2-Pendant ce temps, Christian Barbet avait quitté sa place envahie par le monde curieux, et était sorti dans la rue, encore surpris par le spectacle auquel il venait d'assister. Il s'adressa à un passant en lui demandant si lui aussi avait bien vu ce dragon. L'autre le regarda interloqué et s'éloigna rapidement en mimant avec le doigt sur la tempe qu'il avait affaire à un cinglé. Christian, désemparé, continua son errance dans l'avenue. Il ne s'attendait plus après ces événements à ce que son rendez-vous soit honoré.
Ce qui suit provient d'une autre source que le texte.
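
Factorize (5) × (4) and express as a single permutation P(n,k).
P(5,2) = 5!/(3)!

Product of 2 consecutive descending integers starting at 5: P(5,2) = 5!/3! = 20.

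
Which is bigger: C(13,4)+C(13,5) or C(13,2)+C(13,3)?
C(13,4)+C(13,5)

Working:
First=2,002, Second=364.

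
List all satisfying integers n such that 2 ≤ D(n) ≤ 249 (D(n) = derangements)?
Using D(n) = (n−1)[D(n−1) + D(n−2)] with D(1)=0, D(2)=1: D(2)=1; D(3)=2; D(4)=9; D(5)=44; D(6)=265. So valid n = 3, 4, 5.
Final answer: 3, 4, 5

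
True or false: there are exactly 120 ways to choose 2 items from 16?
True

Solution: C(16,2) = 120.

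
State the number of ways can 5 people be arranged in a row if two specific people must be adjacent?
48

Explanation: Treat pair as unit: (5-1)! arrangements × 2 internal orders = 48.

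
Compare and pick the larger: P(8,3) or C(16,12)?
C(16,12)
P(8,3)=336, C(16,12)=1,820.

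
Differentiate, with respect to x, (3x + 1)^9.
27(3x + 1)^8
Chain rule: 9(3x+1)^{8} × 3 = 27(3x+1)^{8}.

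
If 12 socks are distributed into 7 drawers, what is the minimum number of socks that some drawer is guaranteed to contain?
2

Solution: Pigeonhole: ⌈12/7⌉ = 2.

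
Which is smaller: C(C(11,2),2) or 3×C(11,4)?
3×C(11,4)

Solution: C(C(11,2),2)=1,485, 3×C(11,4)=990.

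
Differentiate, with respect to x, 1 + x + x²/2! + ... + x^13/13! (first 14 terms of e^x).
1 + x + x²/2! + ... + x^12/12!

Reasoning: Differentiating term by term gives the first 13 terms of e^x.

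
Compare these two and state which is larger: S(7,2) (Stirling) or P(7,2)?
S(7,2) = 2·S(6,2) + S(6,1) = 2·31 + 1 = 63; P(7,2) = 42.
Final answer: S(7,2)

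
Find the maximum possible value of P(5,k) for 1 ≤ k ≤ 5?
P(5,k) increases in k, so maximum at k = 5: 5! = 120.
Final answer: 120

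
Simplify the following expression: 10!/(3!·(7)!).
120
This is C(10,3) = 120.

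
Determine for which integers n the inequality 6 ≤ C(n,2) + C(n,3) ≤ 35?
4, 5, 6

Reasoning: C(3,2)+C(3,3)=4; C(4,2)+C(4,3)=10; C(5,2)+C(5,3)=20; C(6,2)+C(6,3)=35; C(7,2)+C(7,3)=56. So valid n = 4, 5, 6.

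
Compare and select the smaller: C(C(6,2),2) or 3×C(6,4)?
C(C(6,2),2)=105, 3×C(6,4)=45.
Final answer: 3×C(6,4)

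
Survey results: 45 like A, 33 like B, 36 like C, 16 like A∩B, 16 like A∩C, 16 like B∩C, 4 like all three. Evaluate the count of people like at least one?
70

Reasoning: |A∪B∪C| = 45+33+36-16-16-16+4 = 70.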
Il croisa alors un couple assez singulier : une jeune femme vêtue comme au Pérou en pleine conversation avec un homme en costume-cravate portant une boîte à instrument de musique, une contrebasse ou un violoncelle, à en juger par la taille. En arrivant à leur niveau, il saisit quelques bribes de la discussion et eut la stupéfaction d'entendre la jeune femme parler de dragon.
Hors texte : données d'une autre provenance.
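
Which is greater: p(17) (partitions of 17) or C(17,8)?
C(17,8)

Pentagonal recurrence p(n) = p(n−1) + p(n−2) − p(n−5) − p(n−7) + …: p(17) = p(16) + p(15) − p(12) − p(10) + p(5) + p(2) = 231 + 176 − 77 − 42 + 7 + 2 = 297; C(17,8) = 24,310.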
<<Non, se dit-il, je n'avais pas halluciné>>. Il fit demi-tour et entreprit de suivre les deux personnes qui se dirigeaient vers le restaurant dont il sortait un moment plus tôt. Assis au bar, le couple d'inconnus semblait plongé dans une discussion passionnée et ignorait les personnes alentour. Christian Barbet s'approcha et s'immisça dans leur intimité en s'excusant: <<Pardonnez-moi de vous interrompre, mais je viens d'assister à un spectacle incroyable et je me sens perdu, je dois l'avouer. Dans la rue, je vous ai entendu mentionner la présence d'un dragon. Ai-je bien compris ? expliqua-t-il.

--Oui, tout à fait, répliqua Cali Prévôt, visiblement très intéressée. Vous aussi, vous l'avez donc vu ?
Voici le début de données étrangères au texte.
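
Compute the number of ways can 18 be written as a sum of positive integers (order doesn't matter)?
385

Working:
Pentagonal recurrence p(n) = p(n−1) + p(n−2) − p(n−5) − p(n−7) + …: p(18) = p(17) + p(16) − p(13) − p(11) + p(6) + p(3) = 297 + 231 − 101 − 56 + 11 + 3 = 385.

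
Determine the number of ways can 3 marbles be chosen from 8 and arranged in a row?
336

Working:
P(8,3) = 8!/(8-3)! = 336.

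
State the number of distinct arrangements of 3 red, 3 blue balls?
20

Working:
Multinomial: 6!/(3! × 3!) = 20.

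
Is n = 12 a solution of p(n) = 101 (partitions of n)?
No

Pentagonal recurrence p(n) = p(n−1) + p(n−2) − p(n−5) − p(n−7) + …: p(12) = p(11) + p(10) − p(7) − p(5) + p(0) = 56 + 42 − 15 − 7 + 1 = 77, which does not equal 101.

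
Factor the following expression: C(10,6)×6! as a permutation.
C(10,6)×6! = [10!/(6!(4)!)]×6! = 10!/(4)! = P(10,6) = 151,200.

Answer: P(10,6)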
--Oui, j'étais devant la baie vitrée ici tout à l'heure. Je l'ai aperçu s'éloigner en direction de l'hôtel de ville et y pénétrer, reprit Christian.

--Ravie de savoir que je ne suis pas la seule à avoir des yeux d'enfant, répliqua Cali ébahie. Vous habitez cette ville ? demanda-t-elle.

--Non, j'étais venu pour un rendez-vous d'affaire que j'ai raté, expliqua Christian.

--Ne serait-ce pas votre anniversaire aujourd'hui ? interrogea Frédéric Personne qui jusqu'à présent avait écouté l'échange en silence.

--Oui, tout à fait. Pourquoi cette question ? s'étonna Christian.

--Parce que nous avons découvert que nous étions nés le même jour, répondirent simultanément Cali et Frédéric. Quelle curieuse coïncidence, mais il n'y a pas de hasard, nous devions nous rencontrer.

--Alors, fêtons ce jour si particulier qui nous réunit par l'intermédiaire d'un dragon fantastique>> dirent-ils en chœur. Et ils levèrent les mains vers le ciel dans un élan festif.

A cet instant même, de l'autre côté de l'Atlantique, à des milliards de kilomètres, les tours jumelles du World Trade Center s'effondraient, plongeant Manhattan dans un nuage noir de stupeur, d'horreur et de cauchemar.